SANTA ANA, Calif. (KABC) -- Paul Curry, a former nuclear engineer at San Onofre Nuclear Power Plant, has been sentenced to life in prison without the possibility of parole for poisoning his wife with a lethal injection of nicotine in 1994.
"Exactly 7,459 days as of today have passed since my best friend Linda was murdered in her own home, in her own bed, by her own husband," said Merry Seabold, Linda Curry's friend.
Paul Curry looked down as he listened to Seabold call him a "monster."
"I'm aggrieved to know a person who professed to love her, and took vows to protect her, murdered her," Seabold said.
The 58-year-old former nuclear engineer met Linda in 1989 at the San Onofre Nuclear Power Plant where they both worked. Linda Curry, 50, died just nine months into their marriage after numerous hospital stays for unexplained vomiting, headaches and bloody diarrhea.
After his wife's death in San Clemente in 1994, Paul Curry moved to Kansas, where he worked as a city building inspector. Her family says they always suspected he had something to do with her death.
"Her generosity of spirit was likely her fatal flaw," Rickianne Rycraft, Linda Curry's niece said. "Linda was, at the very least, irreparably harmed from the first poisoning. We know that being poisoned over that year amounts to torture."
Paul Curry was arrested in 2010, 16 years after his wife's death. He was charged with murder and insurance fraud.
Prosecutors claimed the motive was $547,695 from his wife's life insurance policies and other benefits, saying Paul Curry had an "insatiable appetite for money."
During the trial, defense attorney Lisa Kopelman told jurors that Paul Curry was a loving husband who nursed his chronically ill wife. But the jury did not agree.

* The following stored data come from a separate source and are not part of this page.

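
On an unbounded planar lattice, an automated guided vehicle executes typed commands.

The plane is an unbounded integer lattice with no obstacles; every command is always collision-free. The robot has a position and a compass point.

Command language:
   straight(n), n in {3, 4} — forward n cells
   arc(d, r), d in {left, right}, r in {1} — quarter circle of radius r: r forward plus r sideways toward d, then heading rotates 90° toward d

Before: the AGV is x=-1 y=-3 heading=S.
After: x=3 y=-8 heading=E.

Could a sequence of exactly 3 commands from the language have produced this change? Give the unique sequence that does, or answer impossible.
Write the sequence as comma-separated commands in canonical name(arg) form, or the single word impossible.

straight(4), arc(left, 1), straight(3)

key: order matters: swapping straight(4) and straight(3) lands elsewhere
start: x=-1 y=-3 heading=S
step 1 (straight(4)): x=-1 y=-7 heading=S
step 2 (arc(left, 1)): x=0 y=-8 heading=E
step 3 (straight(3)): x=3 y=-8 heading=E
no other 3-command option fits: unique.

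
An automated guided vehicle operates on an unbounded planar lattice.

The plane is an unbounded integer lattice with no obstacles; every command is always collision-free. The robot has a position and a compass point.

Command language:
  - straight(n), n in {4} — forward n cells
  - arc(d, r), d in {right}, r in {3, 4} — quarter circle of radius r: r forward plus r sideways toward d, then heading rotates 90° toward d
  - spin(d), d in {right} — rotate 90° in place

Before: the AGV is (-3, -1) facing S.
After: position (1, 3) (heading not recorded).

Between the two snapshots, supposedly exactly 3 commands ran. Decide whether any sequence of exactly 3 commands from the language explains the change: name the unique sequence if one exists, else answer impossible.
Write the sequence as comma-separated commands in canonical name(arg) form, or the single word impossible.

spin(right), spin(right), arc(right, 4)

key: running arc(right, 4) before spin(right) would end elsewhere — order is forced
initial: (-3, -1) facing S
[1] after spin(right): (-3, -1) facing W
[2] after spin(right): (-3, -1) facing N
[3] after arc(right, 4): (1, 3) facing E
no other 3-command option fits: unique.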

"I think we had a very smart jury that went through all the evidence and kept thinking that for 16 years he was enjoying the fact that, in his mind, he thought he got away with murder," prosecutor Ebrahim Baytieh said.
Orange County Superior Court Judge Patrick Donahue also ordered Paul Curry to pay well over $500,000, which includes restitution to Linda's family. More than $116,000 of the money was designated to go back to Southern California Edison. It was pension money he received after Linda's death.